UK to host new lab: Ky. becomes leader in learning reform



By Brian Shlonsky

A new lab at UK looks to help transform education in Kentucky as part of a partnership for higher learning.

Kentucky, along with Maine, New York, Ohio, West Virginia and Wisconsin, was chosen as one of the six states to lead the nation in developing transformative educational practices as part of the Chief Council of State School Officers’ Partnership for Next Generation Learning.

“Being one of only six states selected represents the hard work Kentucky has done over the last 20 years, beginning with early educational reforms,” said Mary John O’Hair, dean of the College of Education.  “Kentucky was chosen because of all the exciting things happening here, and the collaborative work from pre-school to graduate education to take pockets of innovation happening in our schools and make them work together.”

The Kentucky P20 Innovation Lab: A Partnership for Next Generation Learning being built at UK, will be the primary innovation lab in the state, collaborating with the Western Kentucky University Center for Excellence in Teaching and Learning.
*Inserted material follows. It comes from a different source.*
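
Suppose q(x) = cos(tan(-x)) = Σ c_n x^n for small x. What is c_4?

Plug the Maclaurin series of the inner function into that of the outer and collect terms.

-7/24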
UK’s College of Education will accommodate the lab, but efforts are expected to eventually involve other Kentucky universities, school districts statewide and more of UK’s own colleges.

UK announced its commitment to spend $1.5 million over the next three years to launch the lab.

“UK can help younger kids because after doing a survey in our 17 colleges, we found that there are 180 different partnerships with schools around the state,” O’Hair said. “We want to pull those partnerships together to target issues in schools such as motivation, engaging learning, dropout rates and early childhood education.”

According to a release by the College of Education, The Partnership for Next Generation Learning is designed to help states move from their current systems to a new design for public education and influence federal policy to scale, support and sustain what works. The partnership seeks to create and scale a new system of personalized public education where every child — from early childhood through adolescence — is prepared for life, meaningful work and citizenship.

“The old design featured pockets of excellence throughout education; we now are looking to take what we know works well and help make more schools incorporate those practices,” O’Hair said.

O’Hair said UK’s undergraduate and graduate students can play a large role in developing strong early childhood education by leading the way and learning to be engaged in local schools and communities.

“University students’ knowledge, excitement and models of learning are some of the best ways to help younger students,” O’Hair said.